The bill mentions an, ‘extensive inpatient drug treatment program.'  This term to the Department would mean a medical facility.   It is felt that the majority of persons covered in this bill would most likely be appropriate for a combination of residential and intensive day treatment services which often are provided in communities.  This is sometimes referred to as clinically managed residential level of care or residential plus day treatment. 

The fiscal note has been prepared with removing what we projected were services already provided by the Department of Human Services.   I want to make a note that dependent upon where the court would order treatment, costs may be impacted by three variables:

  1. location of program,
  2. whether the state owns the residential building,
  3. provider of service,
  4. The treatment episode of individuals will dictate cost, as not each person committed under this bill will need 60 days of Detoxification services or 120 days of residential services. 

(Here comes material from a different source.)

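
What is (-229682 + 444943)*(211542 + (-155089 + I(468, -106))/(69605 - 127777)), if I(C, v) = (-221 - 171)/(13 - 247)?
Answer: 309932621709993925/6806124 ≈ 4.5537e+10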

The Department has reported to the House Appropriations Committee that substance abuse programs are running at full or beyond capacity in the regional human service centers.  We see approximately twenty-two percent of the substance abuse clients having some level of involvement with methamphetamine/amphetamine in SCY 2004.  Based on proposed legislation in SB 2341, mandatory treatment for first time felony drug offenders, a pilot in the North East region of the state will partner a federal grant submitted by the Department of Human Services and new legislative and judicial tools available to the Department of Corrections.  The partnership will help build a robust continuum of treatment for persons addicted to controlled substances.  The key to effective treatment is treatment at the right time, the right place, the right intensity, and the right duration.  Having a system with available treatment components and matching individual need to treatment levels are critical to treatment outcomes. 

Item #3: Criminal offense status.  The Department of Human Services has concerns that the court is determining the level of service prior to an assessment being done by a licensed addiction counselor.  We understand that it is often necessary to have both formal and informal pressures applied to assist a person to address their addiction due to the denial common in this illness.  It is our belief that the commitment procedure is about getting people into treatment and by placing a felony sanction in this bill, mixes treatment with criminal activity.  We see a risk that the focus will change from treatment to court sanctions.

I am available for any questions. Thank you.